Friday 20 September 2013

Night and the City

The Times Literary Supplement this week carries my review of four reissued novels by Gerald Kersh, a long-neglected author who is undergoing a well-deserved revival. Kersh, born in London in 1911, was a big name in the 1940s and 50s but by the time he died in New York in 1968 he was broke and almost entirely forgotten. He was a fantastically good popular writer and amazingly prolific (over twenty novels, twenty collections of the short stories in which he excelled and thousands of pseudonymous articles for dozens of defunct periodicals).
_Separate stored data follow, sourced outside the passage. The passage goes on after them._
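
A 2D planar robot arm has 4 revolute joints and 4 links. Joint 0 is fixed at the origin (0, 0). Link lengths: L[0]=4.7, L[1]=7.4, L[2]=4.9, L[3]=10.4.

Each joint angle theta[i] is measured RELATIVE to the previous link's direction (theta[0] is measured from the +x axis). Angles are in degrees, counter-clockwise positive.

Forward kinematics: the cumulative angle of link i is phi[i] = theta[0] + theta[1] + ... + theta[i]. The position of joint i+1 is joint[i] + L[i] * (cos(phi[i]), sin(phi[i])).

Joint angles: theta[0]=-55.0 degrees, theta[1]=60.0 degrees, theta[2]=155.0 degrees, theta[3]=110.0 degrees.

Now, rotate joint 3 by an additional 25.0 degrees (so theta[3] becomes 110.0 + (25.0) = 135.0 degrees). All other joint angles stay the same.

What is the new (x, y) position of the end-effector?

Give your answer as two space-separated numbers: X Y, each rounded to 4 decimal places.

joint[0] = (0.0000, 0.0000)  (base)
link 0: phi[0] = -55 = -55 deg
  cos(-55 deg) = 0.5736, sin(-55 deg) = -0.8192
  joint[1] = (0.0000, 0.0000) + 4.7 * (0.5736, -0.8192) = (0.0000 + 2.6958, 0.0000 + -3.8500) = (2.6958, -3.8500)
link 1: phi[1] = -55 + 60 = 5 deg
  cos(5 deg) = 0.9962, sin(5 deg) = 0.0872
  joint[2] = (2.6958, -3.8500) + 7.4 * (0.9962, 0.0872) = (2.6958 + 7.3718, -3.8500 + 0.6450) = (10.0677, -3.2051)
link 2: phi[2] = -55 + 60 + 155 = 160 deg
  cos(160 deg) = -0.9397, sin(160 deg) = 0.3420
  joint[3] = (10.0677, -3.2051) + 4.9 * (-0.9397, 0.3420) = (10.0677 + -4.6045, -3.2051 + 1.6759) = (5.4632, -1.5292)
link 3: phi[3] = -55 + 60 + 155 + 135 = 295 deg
  cos(295 deg) = 0.4226, sin(295 deg) = -0.9063
  joint[4] = (5.4632, -1.5292) + 10.4 * (0.4226, -0.9063) = (5.4632 + 4.3952, -1.5292 + -9.4256) = (9.8584, -10.9548)
End effector: (9.8584, -10.9548)

Answer: 9.8584 -10.9548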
Where to begin?





A good place to start (as I say in my review) is a marvellous collection of macabre short stories called Nightshade and Damnations. 
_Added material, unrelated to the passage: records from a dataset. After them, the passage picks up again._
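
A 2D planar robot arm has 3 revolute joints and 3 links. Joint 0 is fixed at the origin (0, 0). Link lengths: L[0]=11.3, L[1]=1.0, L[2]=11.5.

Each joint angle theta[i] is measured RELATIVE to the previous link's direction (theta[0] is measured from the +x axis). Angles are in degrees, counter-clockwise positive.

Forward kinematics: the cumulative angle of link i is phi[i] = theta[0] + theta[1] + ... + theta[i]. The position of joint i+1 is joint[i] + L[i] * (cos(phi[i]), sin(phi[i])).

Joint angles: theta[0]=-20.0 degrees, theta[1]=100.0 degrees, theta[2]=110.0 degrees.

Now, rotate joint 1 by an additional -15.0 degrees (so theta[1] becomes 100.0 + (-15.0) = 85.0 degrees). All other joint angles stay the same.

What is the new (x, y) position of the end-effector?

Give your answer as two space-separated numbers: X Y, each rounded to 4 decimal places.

Answer: -0.4151 -1.9562

Derivation:
joint[0] = (0.0000, 0.0000)  (base)
link 0: phi[0] = -20 = -20 deg
  cos(-20 deg) = 0.9397, sin(-20 deg) = -0.3420
  joint[1] = (0.0000, 0.0000) + 11.3 * (0.9397, -0.3420) = (0.0000 + 10.6185, 0.0000 + -3.8648) = (10.6185, -3.8648)
link 1: phi[1] = -20 + 85 = 65 deg
  cos(65 deg) = 0.4226, sin(65 deg) = 0.9063
  joint[2] = (10.6185, -3.8648) + 1 * (0.4226, 0.9063) = (10.6185 + 0.4226, -3.8648 + 0.9063) = (11.0411, -2.9585)
link 2: phi[2] = -20 + 85 + 110 = 175 deg
  cos(175 deg) = -0.9962, sin(175 deg) = 0.0872
  joint[3] = (11.0411, -2.9585) + 11.5 * (-0.9962, 0.0872) = (11.0411 + -11.4562, -2.9585 + 1.0023) = (-0.4151, -1.9562)
End effector: (-0.4151, -1.9562)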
One of these is called "Men Without Bones" and has the most brilliant and shocking twist in its final sentence. Four words, and your world is turned upside down. It made me yelp, throw the book to the floor and do a little jig to clear my head. You should read it. Once. Then read the rest - stories that feature ghosts, monsters, clockwork monarchs, apes, Shakespeare, medieval foot soldiers, tattoo'd time travellers, Leonardo da Vinci, mermaids and Martians.

Kersh's biggest success was the hard-boiled pulp novel Night and the City, which remains his best-known work. You can see the trailer for Jules Dassin's brilliant 1950 film version here. Richard Widmark and Gene Tierney, in London together. What a cast!